Les porteuses de cette exposition appellent le public à venir voir, discuter et déranger autour de leurs oeuvres sur Kesra considéré comme un poème visuel entre roche et ciel.
Ce village se ” présente comme un vieux poème dont on aurait égaré l’auteur. C’est là-bas, entre les pierres silencieuses et les cerisiers en fleurs, que les images du collectif LUNE DÉRAISON ont pris forme. Plus qu’un simple témoignage, cette exposition est une méditation sur le quotidien et sur la relation intime qui lie les habitants à leur architecture et à la nature environnante. Kesra est belle, oui. Mais elle est surtout réelle, cabossée, digne. Elle dérange le confort des cartes figées “.
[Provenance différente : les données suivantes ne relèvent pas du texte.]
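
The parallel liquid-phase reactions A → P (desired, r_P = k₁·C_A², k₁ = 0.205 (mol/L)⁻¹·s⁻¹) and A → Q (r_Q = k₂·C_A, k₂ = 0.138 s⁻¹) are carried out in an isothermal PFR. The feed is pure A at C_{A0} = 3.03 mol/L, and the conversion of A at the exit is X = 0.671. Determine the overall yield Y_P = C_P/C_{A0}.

C_A = C_{A0}(1−X) = 0.9969 mol/L.
Along a PFR/batch, dC_Q/dC_A = −r_Q/(r_P+r_Q) = −k₂/(k₂+k₁·C_A).
Integrating from C_{A0} to C_A: C_Q = (0.138/0.205)·ln[(0.138+0.205·3.03)/(0.138+0.205·0.997)] = 0.6732·ln(0.7591/0.3424) = 0.5361 mol/L.
Then C_P = (C_{A0}−C_A) − C_Q = 2.033 − 0.5361 = 1.497 mol/L.
Y_P = C_P/C_{A0} = 1.497/3.03 = 0.494.

0.494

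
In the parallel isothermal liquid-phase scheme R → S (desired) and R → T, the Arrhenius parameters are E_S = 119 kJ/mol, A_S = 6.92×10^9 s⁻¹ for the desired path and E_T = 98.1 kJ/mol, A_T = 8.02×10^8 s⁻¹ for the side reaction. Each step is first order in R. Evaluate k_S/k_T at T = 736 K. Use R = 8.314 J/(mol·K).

Since both paths have the same order in R, the concentration cancels and S_{S/T} = k_S/k_T = (A_S/A_T)·exp[(E_T−E_S)/(RT)].
(E_T−E_S)/(RT) = (98.1−119)×10³/(8.314×736) = -20900/6119 = -3.416.
k_S/k_T = (6.92×10^9/8.02×10^8)·exp(-3.416) = 8.628 × 0.03286 = 0.284.
Since E_S > E_T, raising the temperature improves selectivity toward S.

0.284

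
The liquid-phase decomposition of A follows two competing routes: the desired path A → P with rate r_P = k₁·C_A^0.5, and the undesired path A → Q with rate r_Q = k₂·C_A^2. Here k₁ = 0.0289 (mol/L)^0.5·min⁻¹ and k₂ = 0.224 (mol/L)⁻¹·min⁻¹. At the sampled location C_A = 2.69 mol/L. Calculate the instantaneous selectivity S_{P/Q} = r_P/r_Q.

0.0292

S_{P/Q} = r_P/r_Q = (k₁·C_A^0.5)/(k₂·C_A^2) = (k₁/k₂)·C_A^-1.5.
= (0.0289×2.690^0.5) / (0.224×2.690^2) = 0.04740/1.621 = 0.0292.
The undesired path is higher order in A, so low C_A (CSTR or dilute feed) favours P.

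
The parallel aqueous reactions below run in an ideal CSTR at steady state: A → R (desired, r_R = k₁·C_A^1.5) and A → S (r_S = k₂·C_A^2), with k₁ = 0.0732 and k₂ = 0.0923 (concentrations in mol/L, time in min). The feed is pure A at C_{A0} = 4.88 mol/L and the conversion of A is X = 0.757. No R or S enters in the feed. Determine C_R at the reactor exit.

1.56 mol/L

Exit C_A = C_{A0}(1−X) = 4.88×0.243 = 1.186 mol/L.
Rates in a CSTR are evaluated at the outlet concentration: r_R = 0.0732×1.186^1.5 = 0.09453, r_S = 0.0923×1.186^2 = 0.1298.
Fraction of consumed A going to R: r_R/(r_R+r_S) = 0.4214.
C_R = 0.4214·C_{A0}·X = 0.4214×4.88×0.757 = 1.56 mol/L.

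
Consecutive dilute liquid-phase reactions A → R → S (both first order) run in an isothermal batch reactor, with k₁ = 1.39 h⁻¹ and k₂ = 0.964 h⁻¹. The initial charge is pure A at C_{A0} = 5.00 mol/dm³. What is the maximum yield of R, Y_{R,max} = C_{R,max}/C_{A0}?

0.437

For a first-order series the maximum intermediate yield is C_{R,max}/C_{A0} = (k₁/k₂)^[k₂/(k₂−k₁)].
= (1.39/0.964)^(0.964/(0.964−1.39)) = (1.442)^(-2.263) = 0.4369.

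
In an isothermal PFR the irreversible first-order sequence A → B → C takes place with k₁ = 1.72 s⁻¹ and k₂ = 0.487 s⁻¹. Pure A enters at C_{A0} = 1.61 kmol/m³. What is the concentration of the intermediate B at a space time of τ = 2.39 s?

0.664 kmol/m³

The intermediate concentration in a first-order A→B→C sequence is C_B = k₁C_{A0}(e^(−k₁τ) − e^(−k₂τ))/(k₂−k₁).
e^(−k₁τ) = e^(−1.72×2.39) = e^(−4.111) = 0.01639; e^(−k₂τ) = e^(−1.164) = 0.3123.
C_B = 1.72×1.61/(0.487−1.72) × (0.01639−0.3123) = (-2.246)×(-0.2959) = 0.6645 kmol/m³.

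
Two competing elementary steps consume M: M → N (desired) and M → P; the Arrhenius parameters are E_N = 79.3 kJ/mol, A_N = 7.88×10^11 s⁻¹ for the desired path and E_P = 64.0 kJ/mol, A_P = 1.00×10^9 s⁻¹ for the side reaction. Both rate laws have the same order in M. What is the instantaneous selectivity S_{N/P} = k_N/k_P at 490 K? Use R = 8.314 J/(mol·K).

18.4

With equal orders, S_{N/P} = k_N/k_P = (A_N/A_P)·exp[(E_P−E_N)/(RT)].
(E_P−E_N)/(RT) = (64.0−79.3)×10³/(8.314×490) = -15300/4074 = -3.756.
k_N/k_P = (7.88×10^11/1.00×10^9)·exp(-3.756) = 788.0 × 0.02339 = 18.4.
Since E_N > E_P, raising the temperature improves selectivity toward N.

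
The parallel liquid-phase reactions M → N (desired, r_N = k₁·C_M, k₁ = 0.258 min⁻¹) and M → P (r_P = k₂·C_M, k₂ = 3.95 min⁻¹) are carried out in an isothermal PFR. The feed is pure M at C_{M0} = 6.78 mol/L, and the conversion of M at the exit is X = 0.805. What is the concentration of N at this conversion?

C_M = C_{M0}(1−X) = 1.322 mol/L.
Both paths are first order in M, so the instantaneous fraction to N is constant: dC_N/d(−C_M) = k₁/(k₁+k₂) = 0.06131.
C_N = 0.06131·(C_{M0}−C_M) = 0.06131×5.458 = 0.335 mol/L.

0.335 mol/L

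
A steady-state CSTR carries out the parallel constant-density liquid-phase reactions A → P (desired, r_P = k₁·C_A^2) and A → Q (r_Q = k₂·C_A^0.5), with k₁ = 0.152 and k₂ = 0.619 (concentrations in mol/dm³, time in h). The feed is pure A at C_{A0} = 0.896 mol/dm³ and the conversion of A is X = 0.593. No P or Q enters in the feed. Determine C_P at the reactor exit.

0.0273 mol/dm³

Exit C_A = C_{A0}(1−X) = 0.896×0.407 = 0.3647 mol/dm³.
A CSTR operates uniformly at the exit composition, giving r_P = 0.02021 and r_Q = 0.3738 (each k·C_A^n at C_A = 0.3647).
Fraction of consumed A going to P: r_P/(r_P+r_Q) = 0.05130.
C_P = 0.05130·C_{A0}·X = 0.05130×0.896×0.593 = 0.0273 mol/dm³.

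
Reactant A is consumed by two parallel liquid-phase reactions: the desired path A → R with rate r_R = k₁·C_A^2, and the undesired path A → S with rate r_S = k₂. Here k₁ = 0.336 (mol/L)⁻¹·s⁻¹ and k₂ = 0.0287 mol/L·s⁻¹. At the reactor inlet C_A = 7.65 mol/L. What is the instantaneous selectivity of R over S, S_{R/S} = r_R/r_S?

S_{R/S} = r_R/r_S = (k₁·C_A^2)/(k₂) = (k₁/k₂)·C_A^2.
= (0.336×7.650^2) / (0.0287) = 19.66/0.02870 = 685.

685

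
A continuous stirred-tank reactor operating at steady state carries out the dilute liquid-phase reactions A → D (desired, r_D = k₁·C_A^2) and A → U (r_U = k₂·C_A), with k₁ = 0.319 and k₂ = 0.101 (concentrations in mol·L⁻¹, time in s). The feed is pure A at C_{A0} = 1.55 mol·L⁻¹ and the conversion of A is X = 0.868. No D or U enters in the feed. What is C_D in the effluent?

Exit C_A = C_{A0}(1−X) = 1.55×0.132 = 0.2046 mol·L⁻¹.
A CSTR operates uniformly at the exit composition, giving r_D = 0.01335 and r_U = 0.02066 (each k·C_A^n at C_A = 0.2046).
Fraction of consumed A going to D: r_D/(r_D+r_U) = 0.3925.
C_D = 0.3925·C_{A0}·X = 0.3925×1.55×0.868 = 0.528 mol·L⁻¹.

0.528 mol·L⁻¹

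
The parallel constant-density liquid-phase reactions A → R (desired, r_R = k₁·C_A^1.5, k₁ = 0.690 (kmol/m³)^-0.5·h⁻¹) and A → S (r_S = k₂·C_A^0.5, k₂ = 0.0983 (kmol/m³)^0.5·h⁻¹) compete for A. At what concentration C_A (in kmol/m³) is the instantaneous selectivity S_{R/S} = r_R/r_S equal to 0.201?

S_{R/S} = (k₁/k₂)·C_A ⇒ C_A = S·k₂/k₁.
= 0.201×0.0983/0.690 = 0.0286 kmol/m³.

0.0286 kmol/m³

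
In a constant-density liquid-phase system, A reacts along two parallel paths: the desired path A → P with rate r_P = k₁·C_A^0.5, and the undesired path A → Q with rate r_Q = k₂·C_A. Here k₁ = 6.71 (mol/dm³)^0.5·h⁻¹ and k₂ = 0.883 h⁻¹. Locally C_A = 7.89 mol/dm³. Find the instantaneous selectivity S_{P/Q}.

S_{P/Q} = r_P/r_Q = (k₁·C_A^0.5)/(k₂·C_A) = (k₁/k₂)·C_A^-0.5.
= (6.71×7.890^0.5) / (0.883×7.890) = 18.85/6.967 = 2.71.
The undesired path is higher order in A, so low C_A (CSTR or dilute feed) favours P.

2.71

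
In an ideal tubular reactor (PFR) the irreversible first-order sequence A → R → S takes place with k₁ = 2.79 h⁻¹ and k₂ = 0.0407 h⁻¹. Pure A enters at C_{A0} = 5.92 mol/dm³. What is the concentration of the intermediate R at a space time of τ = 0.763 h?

The intermediate concentration in a first-order A→B→C sequence is C_R = k₁C_{A0}(e^(−k₁τ) − e^(−k₂τ))/(k₂−k₁).
e^(−k₁τ) = e^(−2.79×0.763) = e^(−2.129) = 0.1190; e^(−k₂τ) = e^(−0.03105) = 0.9694.
C_R = 2.79×5.92/(0.0407−2.79) × (0.1190−0.9694) = (-6.008)×(-0.8504) = 5.109 mol/dm³.

5.11 mol/dm³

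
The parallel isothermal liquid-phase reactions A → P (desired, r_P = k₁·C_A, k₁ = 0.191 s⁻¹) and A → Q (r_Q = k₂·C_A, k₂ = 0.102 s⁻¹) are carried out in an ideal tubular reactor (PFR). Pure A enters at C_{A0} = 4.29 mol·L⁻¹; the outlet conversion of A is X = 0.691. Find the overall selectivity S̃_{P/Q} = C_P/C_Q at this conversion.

1.87

C_A = C_{A0}(1−X) = 1.326 mol·L⁻¹.
Both paths are first order in A, so the instantaneous fraction to P is constant: dC_P/d(−C_A) = k₁/(k₁+k₂) = 0.6519.
C_P = 0.6519·(C_{A0}−C_A) = 0.6519×2.964 = 1.93 mol·L⁻¹.
C_Q = (C_{A0}−C_A)−C_P = 1.032 mol·L⁻¹; S̃_{P/Q} = 1.932/1.032 = 1.87.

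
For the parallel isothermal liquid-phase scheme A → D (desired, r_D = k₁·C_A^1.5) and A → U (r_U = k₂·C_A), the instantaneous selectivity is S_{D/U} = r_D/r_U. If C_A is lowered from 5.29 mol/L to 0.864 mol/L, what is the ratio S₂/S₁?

S_{D/U} = (k₁/k₂)·C_A^0.5, so S₂/S₁ = (C_{A,2}/C_{A,1})^0.5.
= (0.864/5.29)^0.5 = (0.1633)^0.5 = 0.404.
Selectivity toward D falls as C_A falls — high-concentration operation is favoured.

0.404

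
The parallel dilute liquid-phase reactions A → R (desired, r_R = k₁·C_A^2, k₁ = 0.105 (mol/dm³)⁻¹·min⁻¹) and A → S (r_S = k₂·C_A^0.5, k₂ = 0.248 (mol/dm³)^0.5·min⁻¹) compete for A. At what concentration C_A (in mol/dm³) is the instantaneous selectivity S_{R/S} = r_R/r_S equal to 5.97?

S_{R/S} = (k₁/k₂)·C_A^1.5 ⇒ C_A = (S·k₂/k₁)^(1/1.5).
= (5.97×0.248/0.105)^(0.6667) = (14.10)^(0.6667) = 5.84 mol/dm³.

5.84 mol/dm³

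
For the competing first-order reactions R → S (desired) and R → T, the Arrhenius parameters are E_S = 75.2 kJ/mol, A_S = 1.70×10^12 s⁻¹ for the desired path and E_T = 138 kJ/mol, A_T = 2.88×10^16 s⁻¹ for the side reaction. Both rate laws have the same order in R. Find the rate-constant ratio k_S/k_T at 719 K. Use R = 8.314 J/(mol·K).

Since both paths have the same order in R, the concentration cancels and S_{S/T} = k_S/k_T = (A_S/A_T)·exp[(E_T−E_S)/(RT)].
(E_T−E_S)/(RT) = (138−75.2)×10³/(8.314×719) = 62800/5978 = 10.51.
k_S/k_T = (1.70×10^12/2.88×10^16)·exp(10.51) = 5.903×10^-5 × 36519 = 2.16.
Since E_S < E_T, lowering the temperature improves selectivity toward S.

2.16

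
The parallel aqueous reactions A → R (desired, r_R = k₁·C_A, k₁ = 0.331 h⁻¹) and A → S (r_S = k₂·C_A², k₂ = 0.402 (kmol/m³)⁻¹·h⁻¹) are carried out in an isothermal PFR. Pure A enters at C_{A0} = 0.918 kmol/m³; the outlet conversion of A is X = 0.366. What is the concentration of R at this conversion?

C_A = C_{A0}(1−X) = 0.5820 kmol/m³.
Along a PFR/batch, dC_R/dC_A = −r_R/(r_R+r_S) = −k₁/(k₁+k₂·C_A).
Integrating from C_{A0} to C_A: C_R = (0.331/0.402)·ln[(0.331+0.402·0.918)/(0.331+0.402·0.582)] = 0.8234·ln(0.7000/0.5650) = 0.1765 kmol/m³.

0.177 kmol/m³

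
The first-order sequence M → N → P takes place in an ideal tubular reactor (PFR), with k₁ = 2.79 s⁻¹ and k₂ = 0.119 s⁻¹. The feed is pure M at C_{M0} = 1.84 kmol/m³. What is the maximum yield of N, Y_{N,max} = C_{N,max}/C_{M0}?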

Au-delà de l’inventaire touristique loin de la nostalgie sous cadre ou du cliché folklorique, ces photographies saisissent de la matière vivante et des fragments de gestes et des rires d’enfants. Des murs fissurés qui défient le temps. Des portraits de famille tissant un lien indéfectible entre passé et présent.
Ces artistes ont choisi en tant que membres du groupe LUNE DÉRAISON, issues de diverses régions, pour dire la révolution ne s’est pas jouée que sur les grandes avenues. Depuis huit ans, le collectif a “adopté” ce village, convaincu que l’art ne sert pas à sauver, mais à souligner, déplacer et faire réfléchir.
Il s’agit d’un acte de tendresse et de révolte, un hommage à cette “cité suspendue” qui mérite une attention pleine et entière. À Kesra, le temps s’effiloche et les artistes en ont attrapé quelques fils pour les présenter au public.